There’s no doubt about it. Electric Vehicles are in high demand. According to the IEA Global Electric Vehicle Outlook, sales of new electric cars reached one million units in 2017, a 54% increase when compared to the previous year. These projections shoot further for 2030 with sales of EVs predicted to reach 228 million units by the end of the decade.

As a knock-on effect, the global electric vehicle battery manufacturing market was valued at about $26.96 billion in 2018 and is expected to grow to $55.4 billion at an annual growth rate of more than 19.5% through to 2022.
What could be better you may ask? Well, whilst this is exactly the news, we – and all those associated with Formula E – always dreamed of, things are not always as they seem…

Be it EVs, laptops or mobile phones, all these products require one key element; a battery. And not just any battery, a lithium-ion battery. Lithium forms a small but irreplaceable component of rechargeable batteries, meaning demand for this soft, silvery-white metal has soared in recent years, with global output rising three-fold since 2005 to 85,000 tonnes in 2018. Indeed, even the Nobel Prize in Chemistry 2019 rewarded the development of the lithium-ion battery.

And this is where Chile come in. Chile is the world’s second-largest producer of lithium after Australia, with an output of 16,000 tonnes last year, all from the Atacama Desert with just two companies mining it. Valued at $949m (£785m), this was a 38% rise on 2017 and growing steadily.

For those that don’t remember their chemistry lessons, Lithium is found in brine, or pools of salty water. To extract this, the miners pump this brine to the surface, and allow it to evaporate in the sun, leaving the lithium carbonate to be scooped up. This salt can then be turned into metallic lithium.

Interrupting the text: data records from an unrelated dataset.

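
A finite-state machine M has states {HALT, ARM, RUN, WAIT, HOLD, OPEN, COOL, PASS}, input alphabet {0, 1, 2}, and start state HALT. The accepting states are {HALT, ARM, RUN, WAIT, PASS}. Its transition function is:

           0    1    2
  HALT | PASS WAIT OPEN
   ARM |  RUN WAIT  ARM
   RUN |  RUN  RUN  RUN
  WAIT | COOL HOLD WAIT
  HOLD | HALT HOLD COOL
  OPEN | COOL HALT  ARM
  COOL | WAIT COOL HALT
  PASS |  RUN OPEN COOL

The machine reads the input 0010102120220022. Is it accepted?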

But this extraction process requires fresh water; a lot of water. It takes approximately 500,000 gallons of water to produce every tonne of lithium. That’s a huge amount in one of the driest places on the planet and putting huge strains on Chile’s natural resources and nearby communities.
So, what’s the outlook? Well, for one thing, it’s clear there needs to be a balance between the need to replace fossil fuels and the environmental impact of finding the raw materials to support a battery future.

But, as we move towards mass EV adoption, the demand for lithium batteries is only going to increase. The solution then is in the longer-term use of the batteries themselves, or to put it plainly, their efficiency and life-span. And that’s where Formula E comes back into the picture. Batteries that are more energy dense and longer lasting produce a longer carbon footprint once you factor in its full life cycle from raw materials to final end point.

Indeed, Envision AESC Group Ltd, founded in 2007 and headquartered in Japan, is doing exactly this. The leading intelligent lithium-ion battery company is working to introduce IoT-enabled storage devices to establish the data management covering battery‘s full life cycle. By means of comprehensive monitoring and analysis of battery status, Envision AESC can identify the status of battery life and simplify the process of selection and assessment of suitable batteries for repurposing. Besides, with the help of end-of -life data management, Envision AESC can reduce the costs of collecting, handling and disassembling the batteries that enter the recycling process, which prevents losses of valuable materials such as lithium.

In short, IoT-enabled batteries can help in cost savings and efficiency through accurate monitoring and forecasting of energy consumption, and the key element that will help transform the future of the market.

These breakthroughs – essentially getting more from the same resource – is what will tip the balance in favour of mass lithium-ion battery use on our modern world and, of course, will mean Chile remains the one powering the new battery revolution.